My son turns 2 years old today. Two on the second! A golden birthday! He was born unexpectedly early–while we were out of town on an annual family weekend trip. So, for his first birthday, we returned. Because I didn’t have access to my kitchen, we simply ordered a cake from a nearby grocery store.
One of the joys of having kids is celebrating their birthdays. Not only does it feel like a personal victory (We kept this baby alive! I gave birth to a living creature! This kid, under our guidance, is growing into an amazing human!), but it’s fun to see their faces light up when those near and dear to them gather around and look right at them, usually singing the birthday song.
But then there’s cake. Out of all the cakes–wedding, retirement, get well, engagement, promotion, farewell–birthday, literally takes the cake. Maybe the addition of candles does the trick.
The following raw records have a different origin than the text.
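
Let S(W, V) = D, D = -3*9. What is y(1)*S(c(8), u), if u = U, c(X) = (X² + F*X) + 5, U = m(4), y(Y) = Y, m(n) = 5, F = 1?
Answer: -27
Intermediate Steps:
U = 5
c(X) = 5 + X + X² (c(X) = (X² + 1*X) + 5 = (X² + X) + 5 = (X + X²) + 5 = 5 + X + X²)
u = 5
D = -27
S(W, V) = -27
y(1)*S(c(8), u) = 1*(-27) = -27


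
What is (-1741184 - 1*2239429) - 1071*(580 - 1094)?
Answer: -3430119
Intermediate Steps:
(-1741184 - 1*2239429) - 1071*(580 - 1094) = (-1741184 - 2239429) - 1071*(-514) = -3980613 + 550494 = -3430119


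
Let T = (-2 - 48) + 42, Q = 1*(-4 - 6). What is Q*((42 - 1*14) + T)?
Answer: -200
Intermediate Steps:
Q = -10 (Q = 1*(-10) = -10)
T = -8 (T = -50 + 42 = -8)
Q*((42 - 1*14) + T) = -10*((42 - 1*14) - 8) = -10*((42 - 14) - 8) = -10*(28 - 8) = -10*20 = -200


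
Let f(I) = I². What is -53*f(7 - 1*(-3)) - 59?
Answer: -5359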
Maybe it’s because it’s only eaten once a year (per person, of course), but also consumed as often as once a year!
A couple months in advance, I asked my 3-year old for creative direction when it came to her brother’s birthday cake. “A fish!” she exclaimed, connecting the dots that in this past year, he has shown a fondness for fish–one of his first words and interests.
So I made this:
It’s not exactly what I had envisioned. All my cakes look better in my head than on the platter. At one point, I cursed the cake for being so crumbly after I had cut it and shaped it. Midway, I thought I was going to have to scrap the entire thing and literally start from scratch–this cake was made from a mix and I had only bought one box, so starting over would have meant pulling out a recipe and flour and sugar and eggs.
Alas, it came together in an okay-ish manner. As my older sister pointed out via Facebook, it’s all about the target audience: a 2-year old. And, true to that, when I presented my son with the cake, he didn’t make mention of the design, but pointed and simply said, “Cut it! Cut a piece!” He is 2.
I’ve made my daughter 3 cakes. Her first was the face of Bumble, the Abominable Snow Monster from Rudolph the Red-Nosed Reindeer. I don’t have a picture of that. But, here’s her second:
At the time she was digging Elmo and animal crackers. That Elmo is a spoon that I found online (Elmo is the handle).
Her third cake was a “crown” per her request:
I bought a special candy mold to make those gems. I let her help me put those gold ball sprinkles on top. They were really hard and had a kinda gross flavor, but I like the way they look. And, maybe having her help me was more special than the actual cake itself.
My hope is that my kids remember these cakes with the filter of childhood magic that tints even the most mundane points of life–that their memory of these cakes will be better than the actual cake. Because for me, the joy of celebrating my kids is much more better than any cake could ever be.